On a Monday afternoon in a San Francisco grocery store: a million young people. Some of them are in the checkout line and some of them are picking at life-sustaining minerals packaged for take-home. All necks are crooked downwards into their phones. This crowd is hopped-up on the low-dose experience. The low-dose experience that is hurled across not-so-sacred devices, resting for a moment in a shirt-pocket launch pad.
Doing things the old fashioned way, like the old folks do, is a way of reconnecting directly with who it is we are. The old fashioned way almost always means simplicity. Having friends for dinner, a walk in nature, a bath with a book. By getting back to the direct experience of our bodies, we are re-aligning ourself with the physical world around us. The self-that-knows craves the ease of a direct experience without distraction. The ability to read an article without an excessively-boobed temptress leering over the words, suggesting you give online dating a try. Devices offer just enough stimulation to trick us into believing that we are having a real experience. All the energy is there, and none of the physical charge. Emotions are processed through direct experience, the going through of life. By continuously having low dose experiences we are teasing our emotions and eventually curbing them altogether. Imagine the temporary relief that our devices provide us in the midst of real emotion, as if one more man in Budapest who Likes us will stave off the well of feeling that must be experienced to create growth. With the help of the low-dose experience, we are becoming masters at emotional deflection.

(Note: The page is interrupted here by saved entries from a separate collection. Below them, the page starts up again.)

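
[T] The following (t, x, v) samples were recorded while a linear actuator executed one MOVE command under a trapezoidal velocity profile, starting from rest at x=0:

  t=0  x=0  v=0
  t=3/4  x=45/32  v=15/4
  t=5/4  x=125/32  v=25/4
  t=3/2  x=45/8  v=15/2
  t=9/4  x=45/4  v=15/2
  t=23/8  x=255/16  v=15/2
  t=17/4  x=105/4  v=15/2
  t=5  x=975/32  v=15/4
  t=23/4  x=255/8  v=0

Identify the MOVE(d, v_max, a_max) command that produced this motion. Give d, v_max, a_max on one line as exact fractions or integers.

final state: t=23/4, x=255/8, v=0 → d = 255/8
a_max = (15/4−0)/(3/4−0) = 5
max v = 15/2 over t∈[3/2,17/4] → v_max = 15/2
check: 15/2·(3/2+11/4) = 255/8 ✓

d=255/8 v_max=15/2 a_max=5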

The longing for a direct experience will always be there. Our hearts clamor for it. Just remember what life can be like in the flesh. The synchronicity of destined lovers colliding in line at a cafe will always be more direct than the fumbling fingers of an app like Tinder. The wild book that falls on you like Newton’s apple will always be more direct than an e-reader clawing from an overstuffed database of droll. Sex will always be more direct than sexting. It’s not that the newer modes aren’t worthwhile, it’s that they are feigning a direct experience and putting more distance between us and it. What results is that the truth of the experience, what is immediately felt, has that much farther to travel. It’s distilled through some reckless digital consciousness and comes out flimsy and unfulfilling. When it does hit you through the airwaves, in the form of all the nobodies you’ve ever met hurling praise your way, you are still left wanting. A hundred million likes won’t stand against a firm handshake of eager, sweaty palms, greeting you in daylight.